Wenn dann auch noch Fehler passieren wie die Kollision mit Leclerc in Zandvoort, ist die anschließende Kritik von Experten wie Villeneuve fast unausweichlich. Zumal das Timing denkbar ungünstig war: Ausgerechnet eine Woche vor dem Ferrari-Heimrennen in Monza einen Ferrari abzuschießen, ist für die Sympathiewerte beim Grand Prix von Italien vermutlich nicht förderlich.

Antonelli sei in Zandvoort "zwischendurch ganz flott unterwegs" gewesen, findet Formel-1-Experte Marc Surer. "Aber als Italiener einen Ferrari abzuschießen, das geht nicht!" Wolff widerspricht: "Was wäre gewesen, wenn Kimi einen Ferrari überholt hätte? Ich glaube, die Leute in Italien wären glücklich gewesen. Die italienischen Fans wollen einen italienischen Fahrer, der kämpft, der das Auto ans Limit und manchmal sogar darüber hinaus bewegt."

"Genau das ist passiert. Italienische Fans wollen keinen zögerlichen Fahrer, sondern jemanden, der attackiert. Aus Teamsicht wollen wir natürlich keinen Ferrari rausnehmen. Ganz bestimmt nicht. Und ich bin sicher, dass Kimi auch keinen Ferrari rausnehmen wollte. Aber so ist es nun einmal. Es ist harter Rennsport. Unglücklich, und es tut mir leid für Charles und Ferrari. Aber wir wollen, dass er diese Manöver versucht. Und das soll er auch."

"Er ist eben noch dieser sehr junge Bursche, und darin sehe ich das Positive. Wir wollen nicht, dass er das verliert, denn im Rennauto ist er ein kompromissloser Kämpfer. Das war er schon im Kartsport. Wenn das Visier runtergeht, hat man ein Monster, und genau das wollen wir. Wir müssen ihnen nur ein Auto geben, das etwas weniger schwierig zu fahren ist, bei dem man nicht ständig am Limit pushen muss und dadurch Fehler provoziert werden. Dann wird er sich verbessern und weniger Fehler machen."
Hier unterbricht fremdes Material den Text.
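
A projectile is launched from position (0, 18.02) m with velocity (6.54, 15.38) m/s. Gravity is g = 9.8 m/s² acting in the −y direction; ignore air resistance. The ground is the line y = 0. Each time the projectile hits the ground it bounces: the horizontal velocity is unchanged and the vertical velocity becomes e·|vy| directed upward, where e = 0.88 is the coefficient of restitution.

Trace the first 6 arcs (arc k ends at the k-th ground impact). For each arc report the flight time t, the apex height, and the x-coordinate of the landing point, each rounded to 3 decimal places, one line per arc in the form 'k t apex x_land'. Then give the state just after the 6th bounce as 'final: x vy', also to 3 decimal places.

1 4.047 30.089 26.470
2 4.361 23.301 54.993
3 3.838 18.044 80.093
4 3.377 13.973 102.181
5 2.972 10.821 121.619
6 2.615 8.380 138.724
final: 138.724 11.278

Arc 1: start y=18.020, vy=15.380 → t=4.047, apex=30.089, x_land=26.470, impact vy=-24.284
  bounce: vy ← 0.88·24.284 = 21.370
Arc 2: start y=0.000, vy=21.370 → t=4.361, apex=23.301, x_land=54.993, impact vy=-21.370
  bounce: vy ← 0.88·21.370 = 18.806
Arc 3: start y=0.000, vy=18.806 → t=3.838, apex=18.044, x_land=80.093, impact vy=-18.806
  bounce: vy ← 0.88·18.806 = 16.549
Arc 4: start y=0.000, vy=16.549 → t=3.377, apex=13.973, x_land=102.181, impact vy=-16.549
  bounce: vy ← 0.88·16.549 = 14.563
Arc 5: start y=0.000, vy=14.563 → t=2.972, apex=10.821, x_land=121.619, impact vy=-14.563
  bounce: vy ← 0.88·14.563 = 12.816
Arc 6: start y=0.000, vy=12.816 → t=2.615, apex=8.380, x_land=138.724, impact vy=-12.816
  bounce: vy ← 0.88·12.816 = 11.278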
Positiv hebt Wolff hervor: "Als Mensch ist er immer noch derselbe, und das ist ein guter, stabiler Charakterzug, den er hat. Es gibt noch viel zu lernen, aber [...] es ist sehr angenehm, ihn im Team zu haben. Er erkennt seine Schwächen an, er bringt eine gute Stimmung mit. Genauso wie George. Die beiden zusammen schaffen ein wirklich schönes Arbeitsumfeld", lobt der Mercedes-Teamchef.